Michael Felt wrote:

> Or, not having looked at it yet - should I be focusing on a replacement
> for rpmbuild (assuming it is a script)?

rpmbuild is a full-on application, which has some pretty involved
features for building a package. What this means is that armed with just
a spec file, you can build an RPM (or an SRPM, which is the source code,
spec file and patches rolled together into a bundle for easy rebuild).

A lot of the packaging systems for other platforms are a lot more basic.
They assume you've done the legwork doing the actual build, the
packaging system kicks in at the last step and turns your
tree-of-binaries into a package, not much more sophisticated than humble
tar.

I think as an example, you should rather be looking at the scripts that
do the Solaris packaging.

In the Solaris case, the build/pkg/buildpkg.sh script does the actual
build (you'll recognise the ./configure;make;make install in there), and
once the binaries are built and staged in a temp directory, the various
package making commands unique to Solaris are kicked off (pkgproto,
pkgtrans) that combine the binaries and the pkginfo template into the
package itself.

The key most interesting bits from your perspective are probably:

- You want to stage the binaries at some temp location, like
/var/tmp/foo.12345/, which in turn becomes the "root" of the install.
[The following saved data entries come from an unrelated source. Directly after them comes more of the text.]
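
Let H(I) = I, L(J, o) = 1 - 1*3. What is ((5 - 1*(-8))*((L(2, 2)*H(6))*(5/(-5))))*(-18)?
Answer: -2808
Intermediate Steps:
L(J, o) = -2 (L(J, o) = 1 - 3 = -2)
((5 - 1*(-8))*((L(2, 2)*H(6))*(5/(-5))))*(-18) = ((5 - 1*(-8))*((-2*6)*(5/(-5))))*(-18) = ((5 + 8)*(-60*(-1)/5))*(-18) = (13*(-12*(-1)))*(-18) = (13*12)*(-18) = 156*(-18) = -2808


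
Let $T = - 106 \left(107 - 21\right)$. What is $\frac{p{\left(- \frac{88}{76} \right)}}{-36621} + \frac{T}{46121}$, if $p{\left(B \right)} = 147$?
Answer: $- \frac{113538941}{562999047} \approx -0.20167$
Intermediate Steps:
$T = -9116$ ($T = \left(-106\right) 86 = -9116$)
$\frac{p{\left(- \frac{88}{76} \right)}}{-36621} + \frac{T}{46121} = \frac{147}{-36621} - \frac{9116}{46121} = 147 \left(- \frac{1}{36621}\right) - \frac{9116}{46121} = - \frac{49}{12207} - \frac{9116}{46121} = - \frac{113538941}{562999047}$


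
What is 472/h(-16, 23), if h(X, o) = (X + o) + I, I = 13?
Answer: 118/5 ≈ 23.600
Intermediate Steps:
h(X, o) = 13 + X + o (h(X, o) = (X + o) + 13 = 13 + X + o)
472/h(-16, 23) = 472/(13 - 16 + 23) = 472/20 = 472*(1/20) = 118/5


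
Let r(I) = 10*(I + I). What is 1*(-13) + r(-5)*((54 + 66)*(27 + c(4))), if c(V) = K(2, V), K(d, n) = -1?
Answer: -312013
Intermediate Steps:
c(V) = -1
r(I) = 20*I (r(I) = 10*(2*I) = 20*I)
1*(-13) + r(-5)*((54 + 66)*(27 + c(4))) = 1*(-13) + (20*(-5))*((54 + 66)*(27 - 1)) = -13 - 12000*26 = -13 - 100*3120 = -13 - 312000 = -312013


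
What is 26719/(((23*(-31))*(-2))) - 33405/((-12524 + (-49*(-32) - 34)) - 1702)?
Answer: 193376539/9049396 ≈ 21.369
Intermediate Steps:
26719/(((23*(-31))*(-2))) - 33405/((-12524 + (-49*(-32) - 34)) - 1702) = 26719/((-713*(-2))) - 33405/((-12524 + (1568 - 34)) - 1702) = 26719/1426 - 33405/((-12524 + 1534) - 1702) = 26719*(1/1426) - 33405/(-10990 - 1702) = 26719/1426 - 33405/(-12692) = 26719/1426 - 33405*(-1/12692) = 26719/1426 + 33405/12692 = 193376539/9049396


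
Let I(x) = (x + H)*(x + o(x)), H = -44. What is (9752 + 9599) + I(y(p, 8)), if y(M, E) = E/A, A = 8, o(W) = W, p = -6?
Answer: 19265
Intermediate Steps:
y(M, E) = E/8
I(x) = 2*x*(-44 + x) (I(x) = (x - 44)*(x + x) = (-44 + x)*(2*x) = 2*x*(-44 + x))
(9752 + 9599) + I(y(p, 8)) = (9752 + 9599) + 2*((1/8)*8)*(-44 + (1/8)*8) = 19351 + 2*1*(-44 + 1) = 19351 + 2*1*(-43) = 19351 - 86 = 19265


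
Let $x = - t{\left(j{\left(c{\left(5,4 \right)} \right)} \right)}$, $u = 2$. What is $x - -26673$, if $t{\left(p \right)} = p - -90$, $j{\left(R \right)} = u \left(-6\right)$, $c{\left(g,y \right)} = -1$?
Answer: $26595$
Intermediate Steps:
$j{\left(R \right)} = -12$ ($j{\left(R \right)} = 2 \left(-6\right) = -12$)
$t{\left(p \right)} = 90 + p$ ($t{\left(p \right)} = p + 90 = 90 + p$)
$x = -78$ ($x = - (90 - 12) = \left(-1\right) 78 = -78$)
$x - -26673 = -78 - -26673 = -78 + 26673 = 26595$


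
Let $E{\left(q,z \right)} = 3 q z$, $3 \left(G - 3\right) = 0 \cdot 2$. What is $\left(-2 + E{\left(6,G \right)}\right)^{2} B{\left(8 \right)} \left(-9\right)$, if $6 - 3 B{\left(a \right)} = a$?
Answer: $16224$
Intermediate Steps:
$G = 3$ ($G = 3 + \frac{0 \cdot 2}{3} = 3 + \frac{1}{3} \cdot 0 = 3 + 0 = 3$)
$B{\left(a \right)} = 2 - \frac{a}{3}$
$E{\left(q,z \right)} = 3 q z$
$\left(-2 + E{\left(6,G \right)}\right)^{2} B{\left(8 \right)} \left(-9\right) = \left(-2 + 3 \cdot 6 \cdot 3\right)^{2} \left(2 - \frac{8}{3}\right) \left(-9\right) = \left(-2 + 54\right)^{2} \left(2 - \frac{8}{3}\right) \left(-9\right) = 52^{2} \left(- \frac{2}{3}\right) \left(-9\right) = 2704 \left(- \frac{2}{3}\right) \left(-9\right) = \left(- \frac{5408}{3}\right) \left(-9\right) = 16224$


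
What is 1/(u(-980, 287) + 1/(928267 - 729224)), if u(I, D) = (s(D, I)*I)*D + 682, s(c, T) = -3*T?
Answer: -199043/164589396741873 ≈ -1.2093e-9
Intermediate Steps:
u(I, D) = 682 - 3*D*I² (u(I, D) = ((-3*I)*I)*D + 682 = (-3*I²)*D + 682 = -3*D*I² + 682 = 682 - 3*D*I²)
1/(u(-980, 287) + 1/(928267 - 729224)) = 1/((682 - 3*287*(-980)²) + 1/(928267 - 729224)) = 1/((682 - 3*287*960400) + 1/199043) = 1/((682 - 826904400) + 1/199043) = 1/(-826903718 + 1/199043) = 1/(-164589396741873/199043) = -199043/164589396741873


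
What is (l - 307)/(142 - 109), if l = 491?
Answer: 184/33 ≈ 5.5758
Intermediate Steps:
(l - 307)/(142 - 109) = (491 - 307)/(142 - 109) = 184/33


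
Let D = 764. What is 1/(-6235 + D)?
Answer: -1/5471 ≈ -0.00018278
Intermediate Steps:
1/(-6235 + D) = 1/(-6235 + 764) = 1/(-5471) = -1/5471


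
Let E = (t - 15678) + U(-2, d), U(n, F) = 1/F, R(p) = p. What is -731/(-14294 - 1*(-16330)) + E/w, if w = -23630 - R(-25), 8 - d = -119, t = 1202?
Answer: 1551668851/6103592060 ≈ 0.25422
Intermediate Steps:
d = 127 (d = 8 - 1*(-119) = 8 + 119 = 127)
w = -23605 (w = -23630 - 1*(-25) = -23630 + 25 = -23605)
E = -1838451/127 (E = (1202 - 15678) + 1/127 = -14476 + 1/127 = -1838451/127 ≈ -14476.)
-731/(-14294 - 1*(-16330)) + E/w = -731/(-14294 - 1*(-16330)) - 1838451/127/(-23605) = -731/(-14294 + 16330) - 1838451/127*(-1/23605) = -731/2036 + 1838451/2997835 = 1551668851/6103592060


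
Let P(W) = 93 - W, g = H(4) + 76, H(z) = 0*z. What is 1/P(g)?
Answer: 1/17 ≈ 0.058824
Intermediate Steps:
H(z) = 0
g = 76 (g = 0 + 76 = 76)
1/P(g) = 1/(93 - 1*76) = 1/(93 - 76) = 1/17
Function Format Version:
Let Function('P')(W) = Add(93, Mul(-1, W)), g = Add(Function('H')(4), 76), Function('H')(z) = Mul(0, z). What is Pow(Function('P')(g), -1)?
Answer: Rational(1, 17) ≈ 0.058824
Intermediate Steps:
Function('H')(z) = 0
g = 76 (g = Add(0, 76) = 76)
Pow(Function('P')(g), -1) = Pow(Add(93, Mul(-1, 76)), -1) = Pow(Add(93, -76), -1) = Pow(17, -1) = Rational(1, 17)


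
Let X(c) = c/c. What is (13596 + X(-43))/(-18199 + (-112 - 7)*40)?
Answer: -13597/22959 ≈ -0.59223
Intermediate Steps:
X(c) = 1
(13596 + X(-43))/(-18199 + (-112 - 7)*40) = (13596 + 1)/(-18199 + (-112 - 7)*40) = 13597/(-18199 - 119*40) = 13597/(-18199 - 4760) = 13597/(-22959) = 13597*(-1/22959) = -13597/22959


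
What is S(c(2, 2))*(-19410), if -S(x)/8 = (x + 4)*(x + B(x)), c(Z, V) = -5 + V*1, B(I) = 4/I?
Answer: -672880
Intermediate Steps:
c(Z, V) = -5 + V
S(x) = -8*(4 + x)*(x + 4/x) (S(x) = -8*(x + 4)*(x + 4/x) = -8*(4 + x)*(x + 4/x))
S(c(2, 2))*(-19410) = (-32 - 128/(-5 + 2) - 32*(-5 + 2) - 8*(-5 + 2)²)*(-19410) = (-32 - 128/(-3) - 32*(-3) - 8*(-3)²)*(-19410) = (-32 - 128*(-⅓) + 96 - 8*9)*(-19410) = (-32 + 128/3 + 96 - 72)*(-19410) = (104/3)*(-19410) = -672880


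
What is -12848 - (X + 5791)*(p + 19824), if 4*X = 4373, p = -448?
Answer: -133402076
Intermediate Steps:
X = 4373/4 (X = (¼)*4373 = 4373/4 ≈ 1093.3)
-12848 - (X + 5791)*(p + 19824) = -12848 - (4373/4 + 5791)*(-448 + 19824) = -12848 - 27537*19376/4 = -12848 - 1*133389228 = -12848 - 133389228 = -133402076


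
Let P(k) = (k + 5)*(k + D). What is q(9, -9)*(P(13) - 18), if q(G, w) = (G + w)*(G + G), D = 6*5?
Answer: 0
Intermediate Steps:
D = 30
P(k) = (5 + k)*(30 + k) (P(k) = (k + 5)*(k + 30) = (5 + k)*(30 + k))
q(G, w) = 2*G*(G + w) (q(G, w) = (G + w)*(2*G) = 2*G*(G + w))
q(9, -9)*(P(13) - 18) = (2*9*(9 - 9))*((150 + 13**2 + 35*13) - 18) = (2*9*0)*((150 + 169 + 455) - 18) = 0*(774 - 18) = 0*756 = 0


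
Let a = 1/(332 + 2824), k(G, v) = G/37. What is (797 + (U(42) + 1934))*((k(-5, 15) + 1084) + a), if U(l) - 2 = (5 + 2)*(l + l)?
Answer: 140107571235/38924 ≈ 3.5995e+6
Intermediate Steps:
k(G, v) = G/37 (k(G, v) = G*(1/37) = G/37)
U(l) = 2 + 14*l (U(l) = 2 + (5 + 2)*(l + l) = 2 + 7*(2*l) = 2 + 14*l)
a = 1/3156 ≈ 0.00031686
(797 + (U(42) + 1934))*((k(-5, 15) + 1084) + a) = (797 + ((2 + 14*42) + 1934))*(((1/37)*(-5) + 1084) + 1/3156) = (797 + ((2 + 588) + 1934))*((-5/37 + 1084) + 1/3156) = (797 + (590 + 1934))*(40103/37 + 1/3156) = (797 + 2524)*(126565105/116772) = 3321*(126565105/116772) = 140107571235/38924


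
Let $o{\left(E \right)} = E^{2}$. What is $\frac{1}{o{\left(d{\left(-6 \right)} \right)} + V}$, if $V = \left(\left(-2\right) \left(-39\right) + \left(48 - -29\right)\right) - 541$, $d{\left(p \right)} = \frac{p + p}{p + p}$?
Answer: $- \frac{1}{385} \approx -0.0025974$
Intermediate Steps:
$d{\left(p \right)} = 1$ ($d{\left(p \right)} = \frac{2 p}{2 p} = 2 p \frac{1}{2 p} = 1$)
$V = -386$ ($V = \left(78 + \left(48 + 29\right)\right) - 541 = \left(78 + 77\right) - 541 = 155 - 541 = -386$)
$\frac{1}{o{\left(d{\left(-6 \right)} \right)} + V} = \frac{1}{1^{2} - 386} = \frac{1}{1 - 386} = \frac{1}{-385} = - \frac{1}{385}$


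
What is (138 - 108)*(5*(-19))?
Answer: -2850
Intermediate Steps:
(138 - 108)*(5*(-19)) = 30*(-95) = -2850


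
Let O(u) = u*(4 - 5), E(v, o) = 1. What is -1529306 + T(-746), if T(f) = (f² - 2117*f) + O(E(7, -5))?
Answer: 606491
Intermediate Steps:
O(u) = -u (O(u) = u*(-1) = -u)
T(f) = -1 + f² - 2117*f (T(f) = (f² - 2117*f) - 1*1 = (f² - 2117*f) - 1 = -1 + f² - 2117*f)
-1529306 + T(-746) = -1529306 + (-1 + (-746)² - 2117*(-746)) = -1529306 + (-1 + 556516 + 1579282) = -1529306 + 2135797 = 606491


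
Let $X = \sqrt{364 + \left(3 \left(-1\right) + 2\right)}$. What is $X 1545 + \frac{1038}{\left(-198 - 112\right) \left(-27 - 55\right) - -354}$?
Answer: $\frac{519}{12887} + 16995 \sqrt{3} \approx 29436.0$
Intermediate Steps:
$X = 11 \sqrt{3}$ ($X = \sqrt{364 + \left(-3 + 2\right)} = \sqrt{364 - 1} = \sqrt{363} = 11 \sqrt{3} \approx 19.053$)
$X 1545 + \frac{1038}{\left(-198 - 112\right) \left(-27 - 55\right) - -354} = 11 \sqrt{3} \cdot 1545 + \frac{1038}{\left(-198 - 112\right) \left(-27 - 55\right) - -354} = 16995 \sqrt{3} + \frac{1038}{\left(-310\right) \left(-82\right) + 354} = 16995 \sqrt{3} + \frac{1038}{25420 + 354} = 16995 \sqrt{3} + \frac{1038}{25774} = 16995 \sqrt{3} + 1038 \cdot \frac{1}{25774} = 16995 \sqrt{3} + \frac{519}{12887} = \frac{519}{12887} + 16995 \sqrt{3}$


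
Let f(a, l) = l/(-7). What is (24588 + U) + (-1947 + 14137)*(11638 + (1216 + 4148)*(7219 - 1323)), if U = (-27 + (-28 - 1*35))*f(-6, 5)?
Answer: 2699652110626/7 ≈ 3.8566e+11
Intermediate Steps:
f(a, l) = -l/7 (f(a, l) = l*(-⅐) = -l/7)
U = 450/7 (U = (-27 + (-28 - 1*35))*(-⅐*5) = (-27 + (-28 - 35))*(-5/7) = (-27 - 63)*(-5/7) = -90*(-5/7) = 450/7 ≈ 64.286)
(24588 + U) + (-1947 + 14137)*(11638 + (1216 + 4148)*(7219 - 1323)) = (24588 + 450/7) + (-1947 + 14137)*(11638 + (1216 + 4148)*(7219 - 1323)) = 172566/7 + 12190*(11638 + 5364*5896) = 172566/7 + 12190*(11638 + 31626144) = 172566/7 + 12190*31637782 = 172566/7 + 385664562580 = 2699652110626/7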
You achieve this by adding the DESTDIR variable to make install. This
causes the whole install procedure to pretend you're installing in /usr
(for example), but instead it places the binaries into
/var/tmp/foo.12345/usr/. When you package the files, httpd's paths are
all set up correctly for the final system, you won't find
/var/tmp/foo.12345 lurking in any files.

- You'll probably need a template file of some kind. In the rpm case the
template file is the spec file. In the Solaris case, the template file
is called "pkginfo", and this file is populated by filling in the
template called "pkginfo.in".

Unlike the RPM spec file, which must be correctly built and populated
before httpd is tarred up and released as a tarball for rpmbuild to work
properly (and which is why the spec template is filled in by the
buildconf script), the pkginfo.in file is processed at build time by
autoconf as an ordinary part of the httpd ./configure;make;make install
process. Once ./configure;make;make install is done, the pkginfo file
has been processed and is ready to be used by the Solaris packaging
commands.

I would imagine your packaging would probably follow a similar pattern.